Dinkar Waghmare (Shreyas Talpade) is a village bloke who's been recruited into the police force in Mumbai, and is about as enthusiastic about his first day at work as a kicking, weeping 4-year-old on his way to his first day in school. Grudgingly, he sets off to Mumbai, but a few rowdy squirts on a drive to the same city, strip him of his gun.
The gun acquires a disproportionately pivotal status in Dinkar's scheme of things, and the fact that his head's incessant soundtrack consists of the voice of his mother (Bharati Achrekar) ticking him off, leads him to go to any lengths to get his gun back. The gun changes several hands throughout the film, and each time Dinkar successfully gets to it, he unknowingly prevents a major disaster from striking the city.
A parallel track has Kay Kay Menon playing a terrorist who takes Cupid very seriously when it strikes, and getting reformed in the process. The object of his love is a bar dancer Pearl (Shenaz Treasurywalla), and their romance is assisted by a Malayali don called Raghav Bhai (Vijay Maurya).
Why Aagey Se Right doesn't work is that the humour is quite low-key, and though this has the construct of a comedy, it's just not funny enough. It's like a comic strip - a comic strip makes you smile inwardly, and if it's forceful enough, makes you smile outwardly too, but it requires an enormous amount of wackiness if it has to make you actually chuckle. There are very few scenes that are of the latter sort, and they aren't enough.

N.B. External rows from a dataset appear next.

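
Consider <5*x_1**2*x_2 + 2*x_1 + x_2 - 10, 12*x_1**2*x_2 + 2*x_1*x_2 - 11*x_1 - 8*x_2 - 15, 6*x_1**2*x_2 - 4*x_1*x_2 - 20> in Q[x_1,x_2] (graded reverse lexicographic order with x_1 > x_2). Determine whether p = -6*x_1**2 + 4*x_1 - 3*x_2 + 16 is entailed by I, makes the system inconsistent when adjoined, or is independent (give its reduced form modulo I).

-6*x_1**2 + 4*x_1 - 3*x_2 + 16 lies in I (it reduces to 0).

First compute the reduced Gröbner basis of I by Buchberger's algorithm.
f_1 = 5*x_1**2*x_2 + 2*x_1 + x_2 - 10, LT = x_1**2*x_2.
f_2 = 12*x_1**2*x_2 + 2*x_1*x_2 - 11*x_1 - 8*x_2 - 15, LT = x_1**2*x_2.
f_3 = 6*x_1**2*x_2 - 4*x_1*x_2 - 20, LT = x_1**2*x_2.

S(f_1,f_2): lcm = x_1**2*x_2. S = -1/6*x_1*x_2 + 79/60*x_1 + 13/15*x_2 - 3/4.
  leading term x_1*x_2: no divisor's leading term divides it; move -1/6*x_1*x_2 to the remainder.
  leading term x_1: no divisor's leading term divides it; move 79/60*x_1 to the remainder.
  leading term x_2: no divisor's leading term divides it; move 13/15*x_2 to the remainder.
  leading term 1: no divisor's leading term divides it; move -3/4 to the remainder.
  remainder -1/6*x_1*x_2 + 79/60*x_1 + 13/15*x_2 - 3/4 ≠ 0; add h_4 = -1/6*x_1*x_2 + 79/60*x_1 + 13/15*x_2 - 3/4 to the basis.

S(f_1,f_3): lcm = x_1**2*x_2. S = 2/3*x_1*x_2 + 2/5*x_1 + 1/5*x_2 + 4/3.
  leading term x_1*x_2: subtract (-4)·h_4 from 2/3*x_1*x_2 + 2/5*x_1 + 1/5*x_2 + 4/3 → 17/3*x_1 + 11/3*x_2 - 5/3
  leading term x_1: no divisor's leading term divides it; move 17/3*x_1 to the remainder.
  leading term x_2: no divisor's leading term divides it; move 11/3*x_2 to the remainder.
  leading term 1: no divisor's leading term divides it; move -5/3 to the remainder.
  remainder 17/3*x_1 + 11/3*x_2 - 5/3 ≠ 0; add h_5 = 17/3*x_1 + 11/3*x_2 - 5/3 to the basis.

S(f_1,h_4): lcm = x_1**2*x_2. S = 79/10*x_1**2 + 26/5*x_1*x_2 - 41/10*x_1 + 1/5*x_2 - 2.
  leading term x_1**2: subtract (237/170*x_1)·h_5 from 79/10*x_1**2 + 26/5*x_1*x_2 - 41/10*x_1 + 1/5*x_2 - 2 → 3/34*x_1*x_2 - 151/85*x_1 + 1/5*x_2 - 2
  leading term x_1*x_2: subtract (-9/17)·h_4 from 3/34*x_1*x_2 - 151/85*x_1 + 1/5*x_2 - 2 → -367/340*x_1 + 56/85*x_2 - 163/68
  leading term x_1: subtract (-1101/5780)·h_5 from -367/340*x_1 + 56/85*x_2 - 163/68 → 1569/1156*x_2 - 1569/578
  leading term x_2: no divisor's leading term divides it; move 1569/1156*x_2 to the remainder.
  leading term 1: no divisor's leading term divides it; move -1569/578 to the remainder.
  remainder 1569/1156*x_2 - 1569/578 ≠ 0; add h_6 = 1569/1156*x_2 - 1569/578 to the basis.

The other S-polynomials (S(f_2,f_3), S(f_2,h_4), S(f_3,h_4), S(f_1,h_5), S(f_2,h_5), S(f_3,h_5), S(h_4,h_5), S(f_1,h_6), S(f_2,h_6), S(f_3,h_6), S(h_4,h_6), S(h_5,h_6)) all reduce to 0 modulo the current basis, so we have a Gröbner basis.
Inter-reduce: drop elements whose leading term is divisible by another's, tail-reduce, and make monic.
Reduced Gröbner basis: {x_1 + 1, x_2 - 2}.
Label its elements g_1 = x_1 + 1, g_2 = x_2 - 2.

Reduce p = -6*x_1**2 + 4*x_1 - 3*x_2 + 16 modulo G:
  leading term x_1**2: subtract (-6*x_1)·g_1 from -6*x_1**2 + 4*x_1 - 3*x_2 + 16 → 10*x_1 - 3*x_2 + 16
  leading term x_1: subtract (10)·g_1 from 10*x_1 - 3*x_2 + 16 → -3*x_2 + 6
  leading term x_2: subtract (-3)·g_2 from -3*x_2 + 6 → 0
  normal form = 0.
Since the normal form is 0, p ∈ I.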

That said, the film is surprisingly heart-warming. The track with Raghav Bhai and the terrorist makes for the most guffaws, though the Malayali accent seems overdone and even inaccurate. Their conversations have the smartness and the lazy pace of those fillers on Channel [V] or MTV. The terrorist's romance - it's actually his romance with romance - is well-written, with a lot of hardcore Urdu thrown in, and adds to the charm and the 'feel-good' ness.
The performances are all good. Shreyas is under-utilized, and he really should have had some more moments. And as for Kay Kay Menon, this is probably among the lightest roles he's ever done, and he brings a vague intelligence to his scenes. Actually, to be fair, intelligence is not really a problem with Aagey Se Right.

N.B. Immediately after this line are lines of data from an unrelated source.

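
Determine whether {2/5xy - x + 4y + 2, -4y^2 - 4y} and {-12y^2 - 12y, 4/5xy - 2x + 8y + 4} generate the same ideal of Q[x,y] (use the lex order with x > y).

Yes, the ideals are equal.

For a fixed monomial order, each ideal has a unique reduced Gröbner basis; comparing bases decides equality.
Buchberger on the first generating set:
f_1 = 2/5xy - x + 4y + 2, LT = xy.
f_2 = -4y^2 - 4y, LT = y^2.

S(f_1,f_2): lcm = xy^2. S = -7/2xy + 10y^2 + 5y.
  reduce S modulo (f_1, f_2):
  remainder -35/4x + 30y + 35/2 ≠ 0; add g_3 = -35/4x + 30y + 35/2 to the basis.

The other S-polynomials (S(f_1,g_3), S(f_2,g_3)) all reduce to 0 modulo the current basis, so we have a Gröbner basis.
Inter-reduce: drop elements whose leading term is divisible by another's, tail-reduce, and make monic.
Reduced Gröbner basis: {x - 24/7y - 2, y^2 + y}.

Buchberger on the second generating set:
h_1 = -12y^2 - 12y, LT = y^2.
h_2 = 4/5xy - 2x + 8y + 4, LT = xy.

S(h_1,h_2): lcm = xy^2. S = 7/2xy - 10y^2 - 5y.
  reduce S modulo (h_1, h_2):
  remainder 35/4x - 30y - 35/2 ≠ 0; add k_3 = 35/4x - 30y - 35/2 to the basis.

The other S-polynomials (S(h_1,k_3), S(h_2,k_3)) all reduce to 0 modulo the current basis, so we have a Gröbner basis.
Inter-reduce: drop elements whose leading term is divisible by another's, tail-reduce, and make monic.
Reduced Gröbner basis: {x - 24/7y - 2, y^2 + y}.

Same reduced basis, so the two generating sets span the same ideal.
The choice of monomial ordering does not affect the verdict — as long as both bases are computed under the same ordering, their equality decides ideal equality.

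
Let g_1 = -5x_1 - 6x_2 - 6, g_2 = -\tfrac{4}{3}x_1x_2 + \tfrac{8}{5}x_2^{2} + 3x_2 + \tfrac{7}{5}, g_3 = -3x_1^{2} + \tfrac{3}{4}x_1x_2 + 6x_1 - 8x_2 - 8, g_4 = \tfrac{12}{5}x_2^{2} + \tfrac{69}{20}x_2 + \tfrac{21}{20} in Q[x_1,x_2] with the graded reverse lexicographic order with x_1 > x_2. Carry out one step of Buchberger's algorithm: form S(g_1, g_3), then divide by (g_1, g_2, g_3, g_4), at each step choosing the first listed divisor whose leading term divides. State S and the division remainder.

lcm(LM(g_1), LM(g_3)) = x_1^{2}.
S = (lcm/LT(g_1))·g_1 − (lcm/LT(g_3))·g_3 = \tfrac{29}{20}x_1x_2 + \tfrac{16}{5}x_1 - \tfrac{8}{3}x_2 - \tfrac{8}{3}.
Reduce S modulo (g_1, g_2, g_3, g_4) in that order:
  leading term x_1x_2: subtract (-\tfrac{29}{100}x_2)·g_1 from \tfrac{29}{20}x_1x_2 + \tfrac{16}{5}x_1 - \tfrac{8}{3}x_2 - \tfrac{8}{3} → -\tfrac{87}{50}x_2^{2} + \tfrac{16}{5}x_1 - \tfrac{661}{150}x_2 - \tfrac{8}{3}
  leading term x_2^{2}: subtract (-\tfrac{29}{40})·g_4 from -\tfrac{87}{50}x_2^{2} + \tfrac{16}{5}x_1 - \tfrac{661}{150}x_2 - \tfrac{8}{3} → \tfrac{16}{5}x_1 - \tfrac{4573}{2400}x_2 - \tfrac{4573}{2400}
  leading term x_1: subtract (-\tfrac{16}{25})·g_1 from \tfrac{16}{5}x_1 - \tfrac{4573}{2400}x_2 - \tfrac{4573}{2400} → -\tfrac{13789}{2400}x_2 - \tfrac{13789}{2400}
  leading term x_2: no divisor's leading term divides it; move -\tfrac{13789}{2400}x_2 to the remainder.
  leading term 1: no divisor's leading term divides it; move -\tfrac{13789}{2400} to the remainder.
The remainder -\tfrac{13789}{2400}x_2 - \tfrac{13789}{2400} is nonzero, so it would be added as the next basis element.

S(g_1, g_3) = \tfrac{29}{20}x_1x_2 + \tfrac{16}{5}x_1 - \tfrac{8}{3}x_2 - \tfrac{8}{3}; remainder on division = -\tfrac{13789}{2400}x_2 - \tfrac{13789}{2400}.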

The women, other than Achrekar (who's brilliant, as usual), don't have a lot to add to the comedy, but they're hardly here for their acting skills. Shenaz is beautiful and literally lights up the screen whenever she's on, but Mahi Gill hams a bit with her reporter act, and Shruti Seth is bad.
The visuals are allright, but the songs are interestingly choreographed. The music is slightly pop-band-ish, and goes zany even, trying to fit in new kinds of sound; and there are a couple of good numbers here and there.
Here's one movie that's spotlessly clean, and that you really can take kids to, and that makes Aagey Se Right among the rarest of occurrences these days. But there's not much point in that if it means there'll be more entertainment happening off screen than on it, is there?